Contactée par le Huffpost, l'internaute explique avoir lancé ce hashtag après avoir été contactée par plusieurs personnes, elles-mêmes interpellées par un article de TV5Monde : "A quand un #meToo des femmes transgenres ?". "Des gens ont osé parler de choses dont ils n’osaient pas parler", ajoute-t-elle.

Agressions en hausse

Les témoignages que l'on retrouve sur les réseaux sociaux font état d'agressions physiques et sexuelles, comme de cas de mégenrage ou encore de remarques transphobes. Une femme trans a par exemple raconté son agression sexuelle sur Twitter : "Quand un mec m'a attrapé l'entrejambe en soirée plusieurs fois d'affilée pour vérifier que j'avais biens "des couilles" (...)".

"Quand un mec a touché ma poitrine pour être me dire j’étais pas un mec", a aussi écrit un internaute.

"Un jour quelqu'un que j'aimais beaucoup m'a megenré. Quand je l'ai repris il m'a simplement dit 'Bah non, t'es pas un mec, si je te met un doigt ça rentre'", a raconté un autre.
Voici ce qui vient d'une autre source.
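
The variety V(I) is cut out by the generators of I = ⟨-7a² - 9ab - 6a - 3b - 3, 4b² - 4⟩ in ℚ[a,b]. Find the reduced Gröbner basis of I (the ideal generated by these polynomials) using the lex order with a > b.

f_1 = -7a² - 9ab - 6a - 3b - 3, LT = a².
f_2 = 4b² - 4, LT = b².

The S-polynomials (S(f_1,f_2)) all reduce to 0 modulo the current basis, so we have a Gröbner basis.

G = {a² + 9/7ab + 6/7a + 3/7b + 3/7, b² - 1}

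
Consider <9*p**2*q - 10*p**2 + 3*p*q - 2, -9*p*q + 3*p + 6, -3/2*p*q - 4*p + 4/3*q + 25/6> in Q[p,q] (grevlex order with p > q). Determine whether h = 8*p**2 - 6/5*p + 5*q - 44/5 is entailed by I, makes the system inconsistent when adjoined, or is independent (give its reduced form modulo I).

First compute the reduced Gröbner basis of I by Buchberger's algorithm.
f_1 = 9*p**2*q - 10*p**2 + 3*p*q - 2, LT = p**2*q.
f_2 = -9*p*q + 3*p + 6, LT = p*q.
f_3 = -3/2*p*q - 4*p + 4/3*q + 25/6, LT = p*q.

S(f_1,f_2): lcm = p**2*q. S = -7/9*p**2 + 1/3*p*q + 2/3*p - 2/9.
  reduce S modulo (f_1, f_2, f_3):
  remainder -7/9*p**2 + 7/9*p ≠ 0; add k_4 = -7/9*p**2 + 7/9*p to the basis.

S(f_1,f_3): lcm = p**2*q. S = -34/9*p**2 + 11/9*p*q + 25/9*p - 2/9.
  reduce S modulo (f_1, f_2, f_3, k_4):
  remainder -16/27*p + 16/27 ≠ 0; add k_5 = -16/27*p + 16/27 to the basis.

S(f_2,f_3): lcm = p*q. S = -3*p + 8/9*q + 19/9.
  reduce S modulo (f_1, f_2, f_3, k_4, k_5):
  remainder 8/9*q - 8/9 ≠ 0; add k_6 = 8/9*q - 8/9 to the basis.

The other S-polynomials (S(f_1,k_4), S(f_2,k_4), S(f_3,k_4), S(f_1,k_5), S(f_2,k_5), S(f_3,k_5), S(k_4,k_5), S(f_1,k_6), S(f_2,k_6), S(f_3,k_6), S(k_4,k_6), S(k_5,k_6)) all reduce to 0 modulo the current basis, so we have a Gröbner basis.
Inter-reduce: drop elements whose leading term is divisible by another's, tail-reduce, and make monic.
Reduced Gröbner basis: {p - 1, q - 1}.
Label its elements g_1 = p - 1, g_2 = q - 1.

Reduce h = 8*p**2 - 6/5*p + 5*q - 44/5 modulo G:
  leading term p**2: subtract (8*p)·g_1 from 8*p**2 - 6/5*p + 5*q - 44/5 → 34/5*p + 5*q - 44/5
  leading term p: subtract (34/5)·g_1 from 34/5*p + 5*q - 44/5 → 5*q - 2
  leading term q: subtract (5)·g_2 from 5*q - 2 → 3
  leading term 1: no divisor's leading term divides it; move 3 to the remainder.
  normal form = 3.
The normal form is nonzero, so h ∉ I. Since h minus its normal form lies in I, I + (h) = I + (r) where r = 3; decide whether this ideal is the whole ring.
Here r = 3 is a nonzero constant, hence a unit: 1 ∈ I + (h), the Gröbner basis of I + (h) is {1}, and the enlarged system has no common solution — adjoining h is inconsistent.

Adjoining 8*p**2 - 6/5*p + 5*q - 44/5 makes the ideal the whole ring: the system is inconsistent.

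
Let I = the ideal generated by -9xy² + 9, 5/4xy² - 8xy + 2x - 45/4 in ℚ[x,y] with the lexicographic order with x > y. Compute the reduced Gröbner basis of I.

f_1 = -9xy² + 9, LT = xy².
f_2 = 5/4xy² - 8xy + 2x - 45/4, LT = xy².

S(f_1,f_2): lcm = xy². S = 32/5xy - 8/5x + 8.
  leading term xy: no divisor's leading term divides it; move 32/5xy to the remainder.
  leading term x: no divisor's leading term divides it; move -8/5x to the remainder.
  leading term 1: no divisor's leading term divides it; move 8 to the remainder.
  remainder 32/5xy - 8/5x + 8 ≠ 0; add g_3 = 32/5xy - 8/5x + 8 to the basis.

S(f_1,g_3): lcm = xy². S = ¼xy - 5/4y - 1.
  leading term xy: subtract (5/128)·g_3 from ¼xy - 5/4y - 1 → 1/16x - 5/4y - 21/16
  leading term x: no divisor's leading term divides it; move 1/16x to the remainder.
  leading term y: no divisor's leading term divides it; move -5/4y to the remainder.
  leading term 1: no divisor's leading term divides it; move -21/16 to the remainder.
  remainder 1/16x - 5/4y - 21/16 ≠ 0; add g_4 = 1/16x - 5/4y - 21/16 to the basis.

S(f_2,g_3): lcm = xy². S = -123/20xy + 8/5x - 5/4y - 9.
  leading term xy: subtract (-123/128)·g_3 from -123/20xy + 8/5x - 5/4y - 9 → 1/16x - 5/4y - 21/16
  leading term x: subtract (1)·g_4 from 1/16x - 5/4y - 21/16 → 0
  remainder 0.

S(f_1,g_4): lcm = xy². S = 20y³ + 21y² - 1.
  leading term y³: no divisor's leading term divides it; move 20y³ to the remainder.
  leading term y²: no divisor's leading term divides it; move 21y² to the remainder.
  leading term 1: no divisor's leading term divides it; move -1 to the remainder.
  remainder 20y³ + 21y² - 1 ≠ 0; add g_5 = 20y³ + 21y² - 1 to the basis.

S(f_2,g_4): lcm = xy². S = -32/5xy + 8/5x + 20y³ + 21y² - 9.
  leading term xy: subtract (-1)·g_3 from -32/5xy + 8/5x + 20y³ + 21y² - 9 → 20y³ + 21y² - 1
  leading term y³: subtract (1)·g_5 from 20y³ + 21y² - 1 → 0
  remainder 0.

S(g_3,g_4): lcm = xy. S = -¼x + 20y² + 21y + 5/4.
  leading term x: subtract (-4)·g_4 from -¼x + 20y² + 21y + 5/4 → 20y² + 16y - 4
  leading term y²: no divisor's leading term divides it; move 20y² to the remainder.
  leading term y: no divisor's leading term divides it; move 16y to the remainder.
  leading term 1: no divisor's leading term divides it; move -4 to the remainder.
  remainder 20y² + 16y - 4 ≠ 0; add g_6 = 20y² + 16y - 4 to the basis.

S(f_1,g_5): lcm = xy³. S = -21/20xy² + 1/20x - y.
  leading term xy²: subtract (7/60)·f_1 from -21/20xy² + 1/20x - y → 1/20x - y - 21/20
  leading term x: subtract (⅘)·g_4 from 1/20x - y - 21/20 → 0
  remainder 0.

S(f_2,g_5): lcm = xy³. S = -149/20xy² + 8/5xy + 1/20x - 9y.
  leading term xy²: subtract (149/180)·f_1 from -149/20xy² + 8/5xy + 1/20x - 9y → 8/5xy + 1/20x - 9y - 149/20
  leading term xy: subtract (¼)·g_3 from 8/5xy + 1/20x - 9y - 149/20 → 9/20x - 9y - 189/20
  leading term x: subtract (36/5)·g_4 from 9/20x - 9y - 189/20 → 0
  remainder 0.

S(g_3,g_5): lcm = xy³. S = -13/10xy² + 1/20x + 5/4y².
  leading term xy²: subtract (13/90)·f_1 from -13/10xy² + 1/20x + 5/4y² → 1/20x + 5/4y² - 13/10
  leading term x: subtract (⅘)·g_4 from 1/20x + 5/4y² - 13/10 → 5/4y² + y - ¼
  leading term y²: subtract (1/16)·g_6 from 5/4y² + y - ¼ → 0
  remainder 0.

S(g_4,g_5): leading monomials are coprime, so the S-polynomial reduces to 0 (Buchberger's first criterion).
S(f_1,g_6): lcm = xy². S = -⅘xy + ⅕x - 1.
  leading term xy: subtract (-⅛)·g_3 from -⅘xy + ⅕x - 1 → 0
  remainder 0.

S(f_2,g_6): lcm = xy². S = -36/5xy + 9/5x - 9.
  leading term xy: subtract (-9/8)·g_3 from -36/5xy + 9/5x - 9 → 0
  remainder 0.

S(g_3,g_6): lcm = xy². S = -21/20xy + ⅕x + 5/4y.
  leading term xy: subtract (-21/128)·g_3 from -21/20xy + ⅕x + 5/4y → -1/16x + 5/4y + 21/16
  leading term x: subtract (-1)·g_4 from -1/16x + 5/4y + 21/16 → 0
  remainder 0.

S(g_4,g_6): leading monomials are coprime, so the S-polynomial reduces to 0 (Buchberger's first criterion).
S(g_5,g_6): lcm = y³. S = ¼y² + ⅕y - 1/20.
  leading term y²: subtract (1/80)·g_6 from ¼y² + ⅕y - 1/20 → 0
  remainder 0.

Every S-polynomial of the final basis reduces to 0, so we have a Gröbner basis.
Inter-reduce: drop elements whose leading term is divisible by another's, tail-reduce, and make monic.

G = {x - 20y - 21, y² + ⅘y - ⅕}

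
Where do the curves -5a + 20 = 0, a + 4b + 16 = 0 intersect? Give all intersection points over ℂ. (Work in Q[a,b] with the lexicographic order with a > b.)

Compute a lex Gröbner basis by Buchberger's algorithm.
f_1 = -5a + 20, LT = a.
f_2 = a + 4b + 16, LT = a.

S(f_1,f_2): lcm = a. S = -4b - 20.
  reduce S modulo (f_1, f_2):
  remainder -4b - 20 ≠ 0; add h_3 = -4b - 20 to the basis.

The other S-polynomials (S(f_1,h_3), S(f_2,h_3)) all reduce to 0 modulo the current basis, so we have a Gröbner basis.
Inter-reduce: drop elements whose leading term is divisible by another's, tail-reduce, and make monic.
Reduced Gröbner basis: {a - 4, b + 5}.

The lex basis is triangular: the last element involves only b. Solving b + 5 = 0 gives b ∈ {-5}; substituting each value into the earlier elements determines the remaining variables.
  b = -5: the earlier basis element becomes a - 4 = 0, giving a = 4 — point (4, -5).

{(4, -5)}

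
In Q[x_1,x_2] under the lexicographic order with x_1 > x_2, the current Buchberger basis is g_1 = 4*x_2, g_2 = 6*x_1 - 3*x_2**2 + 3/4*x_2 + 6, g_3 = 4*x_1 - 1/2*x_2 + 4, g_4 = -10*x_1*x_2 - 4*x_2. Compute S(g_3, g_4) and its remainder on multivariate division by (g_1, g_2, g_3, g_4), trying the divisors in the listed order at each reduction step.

S(g_3, g_4) = -1/8*x_2**2 + 3/5*x_2; remainder on division = 0.

lcm(LM(g_3), LM(g_4)) = x_1*x_2.
S = (lcm/LT(g_3))·g_3 − (lcm/LT(g_4))·g_4 = -1/8*x_2**2 + 3/5*x_2.
Reduce S modulo (g_1, g_2, g_3, g_4) in that order:
  leading term x_2**2: subtract (-1/32*x_2)·g_1 from -1/8*x_2**2 + 3/5*x_2 → 3/5*x_2
  leading term x_2: subtract (3/20)·g_1 from 3/5*x_2 → 0
The remainder is 0, so this S-polynomial contributes no new basis element.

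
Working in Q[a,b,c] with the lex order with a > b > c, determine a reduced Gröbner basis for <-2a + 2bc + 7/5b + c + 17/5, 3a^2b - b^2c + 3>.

f_1 = -2a + 2bc + 7/5b + c + 17/5, LT = a.
f_2 = 3a^2b - b^2c + 3, LT = a^2b.

S(f_1,f_2): lcm = a^2b. S = -ab^2c - 7/10ab^2 - 1/2abc - 17/10ab + 1/3b^2c - 1.
  reduce S modulo (f_1, f_2):
  remainder -b^3c^2 - 7/5b^3c - 49/100b^3 - b^2c^2 - 113/30b^2c - 119/50b^2 - 1/4bc^2 - 17/10bc - 289/100b - 1 ≠ 0; add g_3 = -b^3c^2 - 7/5b^3c - 49/100b^3 - b^2c^2 - 113/30b^2c - 119/50b^2 - 1/4bc^2 - 17/10bc - 289/100b - 1 to the basis.

The other S-polynomials (S(f_1,g_3), S(f_2,g_3)) all reduce to 0 modulo the current basis, so we have a Gröbner basis.
Inter-reduce: drop elements whose leading term is divisible by another's, tail-reduce, and make monic.

G = {a - bc - 7/10b - 1/2c - 17/10, b^3c^2 + 7/5b^3c + 49/100b^3 + b^2c^2 + 113/30b^2c + 119/50b^2 + 1/4bc^2 + 17/10bc + 289/100b + 1}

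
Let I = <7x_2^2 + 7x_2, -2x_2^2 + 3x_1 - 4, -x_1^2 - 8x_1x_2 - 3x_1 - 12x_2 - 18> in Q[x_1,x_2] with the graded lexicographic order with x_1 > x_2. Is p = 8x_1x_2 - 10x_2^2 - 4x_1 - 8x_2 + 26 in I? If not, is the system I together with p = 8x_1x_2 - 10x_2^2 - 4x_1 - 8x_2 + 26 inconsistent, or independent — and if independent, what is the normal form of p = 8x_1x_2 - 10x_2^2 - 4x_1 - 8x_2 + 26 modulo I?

First compute the reduced Gröbner basis of I by Buchberger's algorithm.
f_1 = 7x_2^2 + 7x_2, LT = x_2^2.
f_2 = -2x_2^2 + 3x_1 - 4, LT = x_2^2.
f_3 = -x_1^2 - 8x_1x_2 - 3x_1 - 12x_2 - 18, LT = x_1^2.

S(f_1,f_2): lcm = x_2^2. S = 3/2x_1 + x_2 - 2.
  leading term x_1: no divisor's leading term divides it; move 3/2x_1 to the remainder.
  leading term x_2: no divisor's leading term divides it; move x_2 to the remainder.
  leading term 1: no divisor's leading term divides it; move -2 to the remainder.
  remainder 3/2x_1 + x_2 - 2 ≠ 0; add h_4 = 3/2x_1 + x_2 - 2 to the basis.

S(f_3,h_4): lcm = x_1^2. S = 22/3x_1x_2 + 13/3x_1 + 12x_2 + 18.
  leading term x_1x_2: subtract (44/9x_2)·h_4 from 22/3x_1x_2 + 13/3x_1 + 12x_2 + 18 → -44/9x_2^2 + 13/3x_1 + 196/9x_2 + 18
  leading term x_2^2: subtract (-44/63)·f_1 from -44/9x_2^2 + 13/3x_1 + 196/9x_2 + 18 → 13/3x_1 + 80/3x_2 + 18
  leading term x_1: subtract (26/9)·h_4 from 13/3x_1 + 80/3x_2 + 18 → 214/9x_2 + 214/9
  leading term x_2: no divisor's leading term divides it; move 214/9x_2 to the remainder.
  leading term 1: no divisor's leading term divides it; move 214/9 to the remainder.
  remainder 214/9x_2 + 214/9 ≠ 0; add h_5 = 214/9x_2 + 214/9 to the basis.

The other S-polynomials (S(f_1,f_3), S(f_2,f_3), S(f_1,h_4), S(f_2,h_4), S(f_1,h_5), S(f_2,h_5), S(f_3,h_5), S(h_4,h_5)) all reduce to 0 modulo the current basis, so we have a Gröbner basis.
Inter-reduce: drop elements whose leading term is divisible by another's, tail-reduce, and make monic.
Reduced Gröbner basis: {x_1 - 2, x_2 + 1}.
Label its elements g_1 = x_1 - 2, g_2 = x_2 + 1.

Reduce p = 8x_1x_2 - 10x_2^2 - 4x_1 - 8x_2 + 26 modulo G:
  leading term x_1x_2: subtract (8x_2)·g_1 from 8x_1x_2 - 10x_2^2 - 4x_1 - 8x_2 + 26 → -10x_2^2 - 4x_1 + 8x_2 + 26
  leading term x_2^2: subtract (-10x_2)·g_2 from -10x_2^2 - 4x_1 + 8x_2 + 26 → -4x_1 + 18x_2 + 26
  leading term x_1: subtract (-4)·g_1 from -4x_1 + 18x_2 + 26 → 18x_2 + 18
  leading term x_2: subtract (18)·g_2 from 18x_2 + 18 → 0
  normal form = 0.
Since the normal form is 0, p ∈ I.

Ideal membership is decidable via reduction modulo a Gröbner basis.

8x_1x_2 - 10x_2^2 - 4x_1 - 8x_2 + 26 lies in I (it reduces to 0).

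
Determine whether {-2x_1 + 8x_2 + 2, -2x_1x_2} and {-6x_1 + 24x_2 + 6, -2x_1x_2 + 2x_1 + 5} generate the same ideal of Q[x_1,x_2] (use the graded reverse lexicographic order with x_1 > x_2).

Two ideals are equal iff their reduced Gröbner bases coincide (the reduced basis is unique for a fixed ordering).
Buchberger on the first generating set:
f_1 = -2x_1 + 8x_2 + 2, LT = x_1.
f_2 = -2x_1x_2, LT = x_1x_2.

S(f_1,f_2): lcm = x_1x_2. S = -4x_2^2 - x_2.
  leading term x_2^2: no divisor's leading term divides it; move -4x_2^2 to the remainder.
  leading term x_2: no divisor's leading term divides it; move -x_2 to the remainder.
  remainder -4x_2^2 - x_2 ≠ 0; add g_3 = -4x_2^2 - x_2 to the basis.

The other S-polynomials (S(f_1,g_3), S(f_2,g_3)) all reduce to 0 modulo the current basis, so we have a Gröbner basis.
Inter-reduce: drop elements whose leading term is divisible by another's, tail-reduce, and make monic.
Reduced Gröbner basis: {x_2^2 + 1/4x_2, x_1 - 4x_2 - 1}.

Buchberger on the second generating set:
h_1 = -6x_1 + 24x_2 + 6, LT = x_1.
h_2 = -2x_1x_2 + 2x_1 + 5, LT = x_1x_2.

S(h_1,h_2): lcm = x_1x_2. S = -4x_2^2 + x_1 - x_2 + 5/2.
  leading term x_2^2: no divisor's leading term divides it; move -4x_2^2 to the remainder.
  leading term x_1: subtract (-1/6)·h_1 from x_1 - x_2 + 5/2 → 3x_2 + 7/2
  leading term x_2: no divisor's leading term divides it; move 3x_2 to the remainder.
  leading term 1: no divisor's leading term divides it; move 7/2 to the remainder.
  remainder -4x_2^2 + 3x_2 + 7/2 ≠ 0; add k_3 = -4x_2^2 + 3x_2 + 7/2 to the basis.

The other S-polynomials (S(h_1,k_3), S(h_2,k_3)) all reduce to 0 modulo the current basis, so we have a Gröbner basis.
Inter-reduce: drop elements whose leading term is divisible by another's, tail-reduce, and make monic.
Reduced Gröbner basis: {x_2^2 - 3/4x_2 - 7/8, x_1 - 4x_2 - 1}.

The bases are distinct; the ideals are different.

No, the ideals differ.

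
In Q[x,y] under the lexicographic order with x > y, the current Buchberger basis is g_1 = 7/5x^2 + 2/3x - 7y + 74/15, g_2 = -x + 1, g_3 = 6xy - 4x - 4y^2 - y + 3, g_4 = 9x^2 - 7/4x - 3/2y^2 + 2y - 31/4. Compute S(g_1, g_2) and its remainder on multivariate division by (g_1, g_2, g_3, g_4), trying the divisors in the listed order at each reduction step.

S(g_1, g_2) = 31/21x - 5y + 74/21; remainder on division = -5y + 5.

lcm(LM(g_1), LM(g_2)) = x^2.
S = (lcm/LT(g_1))·g_1 − (lcm/LT(g_2))·g_2 = 31/21x - 5y + 74/21.
Reduce S modulo (g_1, g_2, g_3, g_4) in that order:
  leading term x: subtract (-31/21)·g_2 from 31/21x - 5y + 74/21 → -5y + 5
  leading term y: no divisor's leading term divides it; move -5y to the remainder.
  leading term 1: no divisor's leading term divides it; move 5 to the remainder.
The remainder -5y + 5 is nonzero, so it would be added as the next basis element.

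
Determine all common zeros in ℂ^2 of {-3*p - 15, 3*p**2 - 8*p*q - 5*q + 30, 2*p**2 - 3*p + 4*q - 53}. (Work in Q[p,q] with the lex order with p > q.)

{(-5, -3)}

Compute a lex Gröbner basis by Buchberger's algorithm.
f_1 = -3*p - 15, LT = p.
f_2 = 3*p**2 - 8*p*q - 5*q + 30, LT = p**2.
f_3 = 2*p**2 - 3*p + 4*q - 53, LT = p**2.

S(f_1,f_2): lcm = p**2. S = 8/3*p*q + 5*p + 5/3*q - 10.
  reduce S modulo (f_1, f_2, f_3):
  remainder -35/3*q - 35 ≠ 0; add h_4 = -35/3*q - 35 to the basis.

The other S-polynomials (S(f_1,f_3), S(f_2,f_3), S(f_1,h_4), S(f_2,h_4), S(f_3,h_4)) all reduce to 0 modulo the current basis, so we have a Gröbner basis.
Inter-reduce: drop elements whose leading term is divisible by another's, tail-reduce, and make monic.
Reduced Gröbner basis: {p + 5, q + 3}.

From the last basis element, q + 3 = 0, so q takes values in {-3}. Each choice, substituted upward through the basis, yields the corresponding point(s) of the solution set.
  q = -3: the earlier basis element becomes p + 5 = 0, giving p = -5 — point (-5, -3).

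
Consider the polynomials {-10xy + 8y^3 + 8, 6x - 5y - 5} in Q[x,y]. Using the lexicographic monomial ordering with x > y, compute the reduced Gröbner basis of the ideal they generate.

f_1 = -10xy + 8y^3 + 8, LT = xy.
f_2 = 6x - 5y - 5, LT = x.

S(f_1,f_2): lcm = xy. S = -4/5y^3 + 5/6y^2 + 5/6y - 4/5.
  leading term y^3: no divisor's leading term divides it; move -4/5y^3 to the remainder.
  leading term y^2: no divisor's leading term divides it; move 5/6y^2 to the remainder.
  leading term y: no divisor's leading term divides it; move 5/6y to the remainder.
  leading term 1: no divisor's leading term divides it; move -4/5 to the remainder.
  remainder -4/5y^3 + 5/6y^2 + 5/6y - 4/5 ≠ 0; add g_3 = -4/5y^3 + 5/6y^2 + 5/6y - 4/5 to the basis.

The other S-polynomials (S(f_1,g_3), S(f_2,g_3)) all reduce to 0 modulo the current basis, so we have a Gröbner basis.
Inter-reduce: drop elements whose leading term is divisible by another's, tail-reduce, and make monic.

G = {x - 5/6y - 5/6, y^3 - 25/24y^2 - 25/24y + 1}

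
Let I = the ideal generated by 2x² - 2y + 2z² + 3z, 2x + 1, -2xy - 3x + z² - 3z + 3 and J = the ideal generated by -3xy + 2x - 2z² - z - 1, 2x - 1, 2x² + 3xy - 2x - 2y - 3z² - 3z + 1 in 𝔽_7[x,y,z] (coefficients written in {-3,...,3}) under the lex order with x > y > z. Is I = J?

For a fixed monomial order, each ideal has a unique reduced Gröbner basis; comparing bases decides equality.
Buchberger on the first generating set:
f_1 = 2x² - 2y + 2z² + 3z, LT = x².
f_2 = 2x + 1, LT = x.
f_3 = -2xy - 3x + z² - 3z + 3, LT = xy.

S(f_1,f_2): lcm = x². S = 3x - y + z² - 2z.
  leading term x: subtract (-2)·f_2 from 3x - y + z² - 2z → -y + z² - 2z + 2
  leading term y: no divisor's leading term divides it; move -y to the remainder.
  leading term z²: no divisor's leading term divides it; move z² to the remainder.
  leading term z: no divisor's leading term divides it; move -2z to the remainder.
  leading term 1: no divisor's leading term divides it; move 2 to the remainder.
  remainder -y + z² - 2z + 2 ≠ 0; add g_4 = -y + z² - 2z + 2 to the basis.

S(f_1,f_3): lcm = x²y. S = 2x² - 3xz² + 2xz - 2x - y² + yz² - 2yz.
  leading term x²: subtract (1)·f_1 from 2x² - 3xz² + 2xz - 2x - y² + yz² - 2yz → -3xz² + 2xz - 2x - y² + yz² - 2yz + 2y - 2z² - 3z
  leading term xz²: subtract (2z²)·f_2 from -3xz² + 2xz - 2x - y² + yz² - 2yz + 2y - 2z² - 3z → 2xz - 2x - y² + yz² - 2yz + 2y + 3z² - 3z
  leading term xz: subtract (z)·f_2 from 2xz - 2x - y² + yz² - 2yz + 2y + 3z² - 3z → -2x - y² + yz² - 2yz + 2y + 3z² + 3z
  leading term x: subtract (-1)·f_2 from -2x - y² + yz² - 2yz + 2y + 3z² + 3z → -y² + yz² - 2yz + 2y + 3z² + 3z + 1
  leading term y²: subtract (y)·g_4 from -y² + yz² - 2yz + 2y + 3z² + 3z + 1 → 3z² + 3z + 1
  leading term z²: no divisor's leading term divides it; move 3z² to the remainder.
  leading term z: no divisor's leading term divides it; move 3z to the remainder.
  leading term 1: no divisor's leading term divides it; move 1 to the remainder.
  remainder 3z² + 3z + 1 ≠ 0; add g_5 = 3z² + 3z + 1 to the basis.

The other S-polynomials (S(f_2,f_3), S(f_1,g_4), S(f_2,g_4), S(f_3,g_4), S(f_1,g_5), S(f_2,g_5), S(f_3,g_5), S(g_4,g_5)) all reduce to 0 modulo the current basis, so we have a Gröbner basis.
Inter-reduce: drop elements whose leading term is divisible by another's, tail-reduce, and make monic.
Reduced Gröbner basis: {x - 3, y + 3z + 3, z² + z - 2}.

Buchberger on the second generating set:
h_1 = -3xy + 2x - 2z² - z - 1, LT = xy.
h_2 = 2x - 1, LT = x.
h_3 = 2x² + 3xy - 2x - 2y - 3z² - 3z + 1, LT = x².

S(h_1,h_2): lcm = xy. S = -3x - 3y + 3z² - 2z - 2.
  leading term x: subtract (2)·h_2 from -3x - 3y + 3z² - 2z - 2 → -3y + 3z² - 2z
  leading term y: no divisor's leading term divides it; move -3y to the remainder.
  leading term z²: no divisor's leading term divides it; move 3z² to the remainder.
  leading term z: no divisor's leading term divides it; move -2z to the remainder.
  remainder -3y + 3z² - 2z ≠ 0; add k_4 = -3y + 3z² - 2z to the basis.

S(h_1,h_3): lcm = x²y. S = -3x² + 2xy² + xy + 3xz² - 2xz - 2x + y² - 2yz² - 2yz + 3y.
  leading term x²: subtract (2x)·h_2 from -3x² + 2xy² + xy + 3xz² - 2xz - 2x + y² - 2yz² - 2yz + 3y → 2xy² + xy + 3xz² - 2xz + y² - 2yz² - 2yz + 3y
  leading term xy²: subtract (-3y)·h_1 from 2xy² + xy + 3xz² - 2xz + y² - 2yz² - 2yz + 3y → 3xz² - 2xz + y² - yz² + 2yz
  leading term xz²: subtract (-2z²)·h_2 from 3xz² - 2xz + y² - yz² + 2yz → -2xz + y² - yz² + 2yz - 2z²
  leading term xz: subtract (-z)·h_2 from -2xz + y² - yz² + 2yz - 2z² → y² - yz² + 2yz - 2z² - z
  leading term y²: subtract (2y)·k_4 from y² - yz² + 2yz - 2z² - z → -yz - 2z² - z
  leading term yz: subtract (-2z)·k_4 from -yz - 2z² - z → -z³ + z² - z
  leading term z³: no divisor's leading term divides it; move -z³ to the remainder.
  leading term z²: no divisor's leading term divides it; move z² to the remainder.
  leading term z: no divisor's leading term divides it; move -z to the remainder.
  remainder -z³ + z² - z ≠ 0; add k_5 = -z³ + z² - z to the basis.

S(h_2,h_3): lcm = x². S = 2xy - 3x + y - 2z² - 2z + 3.
  leading term xy: subtract (-3)·h_1 from 2xy - 3x + y - 2z² - 2z + 3 → 3x + y - z² + 2z
  leading term x: subtract (-2)·h_2 from 3x + y - z² + 2z → y - z² + 2z - 2
  leading term y: subtract (2)·k_4 from y - z² + 2z - 2 → -z - 2
  leading term z: no divisor's leading term divides it; move -z to the remainder.
  leading term 1: no divisor's leading term divides it; move -2 to the remainder.
  remainder -z - 2 ≠ 0; add k_6 = -z - 2 to the basis.

The other S-polynomials (S(h_1,k_4), S(h_2,k_4), S(h_3,k_4), S(h_1,k_5), S(h_2,k_5), S(h_3,k_5), S(k_4,k_5), S(h_1,k_6), S(h_2,k_6), S(h_3,k_6), S(k_4,k_6), S(k_5,k_6)) all reduce to 0 modulo the current basis, so we have a Gröbner basis.
Inter-reduce: drop elements whose leading term is divisible by another's, tail-reduce, and make monic.
Reduced Gröbner basis: {x + 3, y - 3, z + 2}.

The bases are distinct; the ideals are different.
The choice of monomial ordering does not affect the verdict — as long as both bases are computed under the same ordering, their equality decides ideal equality.

No, the ideals differ.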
https://twitter.com/HailSatan3am/status/1193543732940943365

Et les internautes parlent également du rejet, parfois de la communauté LGBT elle-même. "Lorsqu'un mec de la sécurité en BOITE GAY m'a interdit l'accès aux toilettes pour hommes (en me poussant) alors que j'arrêtais pas de lui dire que j'étais un garçon, explique l'un d'entre eux. Plus, ne parlons pas de l'irrespect de la communauté cisgenre gay ce soir là, c'était terrible."

https://twitter.com/Epectaz/status/1193544334601334784

D'autres, encore, racontent des scènes d'humiliation : "Une fois au lycée un gars est venu me voir pour me demander si j'étais un mec ou une fille. Je lui ai dit que j'étais un mec et il est reparti voir ses potes en criant "TU ME DOIS 5€". Ils avaient parié sur mon genre."

https://twitter.com/SorenBrl/status/1193540228407005184

https://twitter.com/GenetixVideos/status/1193955798369677312

Selon SOS Homophobie, les actes transphobes seraient en constante augmentation. L’association avait constaté, dans son rapport annuel, une augmentation de 54%  des agressions à caractères transphobes entre 2017 et 2018.

D'autres témoignages

La semaine dernière, TÊTU avait recueilli le témoignage de Maël, un homme trans agressé à trois reprises en un an sur le parking de l'université de Besançon. Il racontait notamment sa peur de se retrouver seul dans les couloirs de l’université ou de devoir retourner seul à sa voiture, une fois la nuit tombée. "Je me pose constamment la question ‘est-ce que ça va se reproduire ?’. Alors je m’arrange pour ne jamais être seul."